No mais relevante pronunciamento social de seu pontificado,
proferido na favela de Varginha, ele disparou dois torpedos diretamente na
maior negação à natureza democrática nas Repúblicas de hoje: o marketing
político. No primeiro atacou o conceito de pacificação das comunidades com a
ocupação de suas ruas por policiais armados. “Nenhum esforço de pacificação
será duradouro, não haverá harmonia e felicidade para uma sociedade que ignora,
que deixa à margem, que abandona na periferia parte de si mesma. Uma sociedade
assim simplesmente empobrece a si mesma, perde algo de essencial para si
mesma”, pontificou. Essa sentença profética atingiu no cerne a propaganda
oficial do desastrado governador Sérgio Cabral.
O outro torpedo atingiu a empáfia petista no peito. “Somente
quando se é capaz de compartilhar é que se enriquece de verdade. Tudo aquilo
que se compartilha se multiplica. A medida da grandeza de uma sociedade é dada
pelo modo como esta trata os mais necessitados, que não têm outra coisa senão a
sua pobreza”, pregou. O nobre conceito igualitário, transmitido às vítimas
preferenciais dessa ilusão, silencia a fanfarra federal que celebra a inclusão
deste país entre as maiores economias mundiais.
Ao falar para a sociedade e políticos, no Teatro Municipal,
Francisco sintetizou sua pregação na Jornada Mundial da Juventude no Rio: “O
futuro exige a tarefa de reabilitar a política”. A frase do pregador resume a
tarefa de todos os cidadãos, pertençam ou não a quaisquer partidos políticos,
professem ou não algum credo religioso. Da mesma forma corajosa como apregoa a
refundação de sua “Igreja de Cristo”, Francisco transferiu aos peregrinos a
tarefa de lutar para tentar restaurar o sentido da origem etimológica da
palavra, que no mundo inteiro, e no Brasil em particular, passou a significar
exatamente o oposto do princípio que a fundou.
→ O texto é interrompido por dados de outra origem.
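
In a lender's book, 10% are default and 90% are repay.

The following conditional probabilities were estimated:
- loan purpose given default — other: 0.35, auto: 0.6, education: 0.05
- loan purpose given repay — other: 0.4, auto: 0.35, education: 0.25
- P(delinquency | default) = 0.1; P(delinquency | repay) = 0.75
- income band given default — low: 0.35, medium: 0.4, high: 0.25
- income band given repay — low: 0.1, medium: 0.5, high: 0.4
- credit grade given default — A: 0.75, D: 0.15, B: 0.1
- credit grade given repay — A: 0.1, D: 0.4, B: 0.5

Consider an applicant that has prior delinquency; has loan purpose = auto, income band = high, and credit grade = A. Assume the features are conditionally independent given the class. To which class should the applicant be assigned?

repay

default: 0.1 × 0.6 × 0.1 × 0.25 × 0.75 = 0.001125
repay: 0.9 × 0.35 × 0.75 × 0.4 × 0.1 = 0.00945
Highest score → repay.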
Essa restauração do poder da cidadania, segundo o papa,
implica condições que ele fez questão de lembrar. Uma delas é a
responsabilidade cívica da boa-fé pública: “O sentido ético aparece nos nossos
dias como desafio histórico sem precedentes”. Outra, a tolerância em tudo e,
particularmente, na profissão de fé: “Favorável à pacífica convivência entre
religiões diversas é a laicidade do Estado”. A economia com visão humanista é
mais um item: “O futuro exige visão humanista da economia, evitando elitismos e
erradicando a pobreza”. E isso só pode ser feito com o respeito a ideias e
posturas alheias: “Entre a indiferença egoísta e o protesto violento, há uma
opção sempre possível – o diálogo”.
Francisco prometeu voltar em 2017. Deus queira que até lá as
sementes luminosas que semeou tenham germinado aqui.